Israels Präsident Issac Herzog zu Besuch in der Türkei
Israels Präsident Issac Herzog zu Besuch in der Türkei (© Imago Images / Xinhua)

Dieser Tage traf der israelische Staatspräsident Yitzchak Herzog auf Einladung des türkischen Präsidenten in Ankara zu einem offiziellen Staatsbesuch ein. Alles scheint darauf hinzudeuten, dass die Türkei ihre Beziehungen zu Israel neu aufstellen möchte.

Bald ist Purim, der Feiertag, an dem der wundersamen Rettung des jüdischen Volkes im einstigen persischen Königreich gedacht wird. Es ist ein fröhliches Fest, das unter dem Motto »Alles steht auf dem Kopf« ausgelassen gefeiert wird. Macho-Männer Iassen sich die Haare ondulieren, Power-Frauen als Playboy-Häschen fotografieren und Abstinenzler zum Trinken animieren. Kurz: Alles läuft verkehrt.

Herzog besucht Erdogan

Genau das trifft dieser Tage auch auf Israel zu. Der Kampf, der derzeit die Welt erschüttert, findet diesmal nicht vor Ort statt. Dafür scheint sich im kriegsgebeutelten Israel ein völlig überraschender Friedensprozess anzubahnen. Es geht um die Türkei.

Am Mittwoch trat Staatspräsident Yitzchak Herzog einen offiziellen Besuch in Ankara an, wo er mit großem Pomp empfangen wurde. Bei der Begrüßungszeremonie gab es 21 Ehrensalven, eine stramme militärische Garde, riesige in Einklang wehende türkische und israelische Fahnen und natürlich auch ein stimmungsvolles Anklingen der jeweiligen Landeshymnen.

Danach ging es gleich zum Präsidentenpalast in Ankara, wo sich Herzog und der türkische Präsident Recep Tayyip Erdogan zu einem eingehenden Gespräch trafen. Gemeinsam gaben sie danach eine Pressekonferenz und bekundeten ihre Bereitschaft zur Freundschaft und einer künftig fruchtbaren Kooperation.

Schwierige Vergangenheit

Dieser würdige Empfang und die herzlichen Worte sind ob der in den vergangenen Jahren äußerst angespannten Beziehungen zwischen Israel und der Türkei überraschend. Tatsächlich hat seit dem Jahr 2007 kein israelischer Präsident mehr seinen Fuß in die Türkei gesetzt.

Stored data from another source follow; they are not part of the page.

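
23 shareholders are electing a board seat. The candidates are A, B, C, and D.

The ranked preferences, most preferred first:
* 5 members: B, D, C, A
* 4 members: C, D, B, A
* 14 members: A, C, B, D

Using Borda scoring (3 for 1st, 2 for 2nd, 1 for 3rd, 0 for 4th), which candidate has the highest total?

C

A: 5×0 + 4×0 + 14×3 = 42
B: 5×3 + 4×1 + 14×1 = 33
C: 5×1 + 4×3 + 14×2 = 45
D: 5×2 + 4×2 + 14×0 = 18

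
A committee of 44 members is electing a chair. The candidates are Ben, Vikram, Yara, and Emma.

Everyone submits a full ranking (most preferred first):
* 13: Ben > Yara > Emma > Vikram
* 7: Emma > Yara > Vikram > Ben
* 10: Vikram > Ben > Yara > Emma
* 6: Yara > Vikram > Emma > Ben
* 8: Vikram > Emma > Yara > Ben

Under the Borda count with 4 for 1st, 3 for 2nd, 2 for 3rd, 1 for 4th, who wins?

Ben: 13×4 + 7×1 + 10×3 + 6×1 + 8×1 = 103
Vikram: 13×1 + 7×2 + 10×4 + 6×3 + 8×4 = 117
Yara: 13×3 + 7×3 + 10×2 + 6×4 + 8×2 = 120
Emma: 13×2 + 7×4 + 10×1 + 6×2 + 8×3 = 100

Yara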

Kein Wunder, schließlich sparte Erdogan in der Vergangenheit nicht mit antisemitischen Aussagen, behauptete, Israel würde mit Vorsatz palästinensische Kinder töten und ließ im staatlich kontrollierten Fernsehen antisemitisch gefärbte Serien ausstrahlen.

Im Jahr 2010 sandte die mit Erdogan verbundene IHH-Stiftung das Schiff Mavi Marmara mit bewaffneten Passagieren in Richtung Gaza, um die Seeblockade der IDF vor dem Küstenstreifen zu durchbrechen. Auch ließ er seitdem keine Gelegenheit aus, Israel zu kritisieren und seinen Botschafter, so jener gerade in Israel weilte, bei jedem Aufflammen der Unruhen im Gazastreifen sofort abzuberufen.

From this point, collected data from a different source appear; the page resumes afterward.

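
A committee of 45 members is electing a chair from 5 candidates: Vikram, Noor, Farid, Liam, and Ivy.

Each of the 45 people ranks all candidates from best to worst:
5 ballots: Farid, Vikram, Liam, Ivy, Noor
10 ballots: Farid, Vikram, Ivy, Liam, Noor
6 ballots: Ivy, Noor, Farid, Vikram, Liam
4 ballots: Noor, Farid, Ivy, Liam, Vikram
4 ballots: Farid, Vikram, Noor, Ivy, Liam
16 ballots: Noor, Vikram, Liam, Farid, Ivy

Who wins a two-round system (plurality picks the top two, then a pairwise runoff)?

Noor

Round 1 first-place votes: Vikram 0, Noor 20, Farid 19, Liam 0, Ivy 6. Noor and Farid advance.
Runoff: Noor is ranked above Farid on 26 ballots, Farid above Noor on 19.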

Erst kürzlich sorgte Erdogan in Israel wieder für Aufregung, als er das unbescholtene Ehepaar Oknin als angebliche israelische Spione verhaften ließ. Die beiden Busfahrer hatten in der Türkei Urlaub gemacht. Ihr Verbrechen: Sie fotografierten Erdogans kolossalen Präsidentenpalast.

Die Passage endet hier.